I want to use a Uno to operate 6 Servos, and 6 small 5VDC relays to control electrofrog points on a railway layout. As I need a 5VDC feed for the servos, can I supply the Uno with 5VDC to the 5V pins on the board.
If I do this, and then plug my PC to the board, will the two voltage supplies fight with each other.
If you have enough regulated 5V to not drop when the relays and servos run then that 5V can power the Uno but IIRC on older Uno boards USB and external 5V might conflict.
Further to my explanation quoted above, the concept of "fighting" relates to the possibility that the additional power supply may feed current back into the USB power of the PC and this has in some cases been reported to damage the PC or laptop. Clearly you would not want the external power supply to be powered if the PC is not.

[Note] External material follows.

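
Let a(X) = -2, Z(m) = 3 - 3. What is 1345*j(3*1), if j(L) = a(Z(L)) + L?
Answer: 1345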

How likely this is, is dubious as it turns out that the majority of powered USB hubs do precisely this, and without a polyfuse as protection, as all 5 V lines in these hubs connect directly together. There seems to be little report of this causing damage.
With this caution, it is certainly the case that for any project involving significant current requirements, powering the Arduino by a properly regulated 5 V supply via the "5V" pin is the only practical and sensible approach. (The "barrel jack" and "Vin" pin are essentially useless for powering other than the on-board components alone.)
We can still run small power uses on USB/VIN external, it means beginners not having to learn what more than 6 leds begins to need when getting started -- but the next steps take learning all these new caveats to keep the smoke away.
Thanks for the replies regarding the 5 volt supply issue. I think I might try cutting the 5 volt wire in the USB lead to stop and conflict between supplies.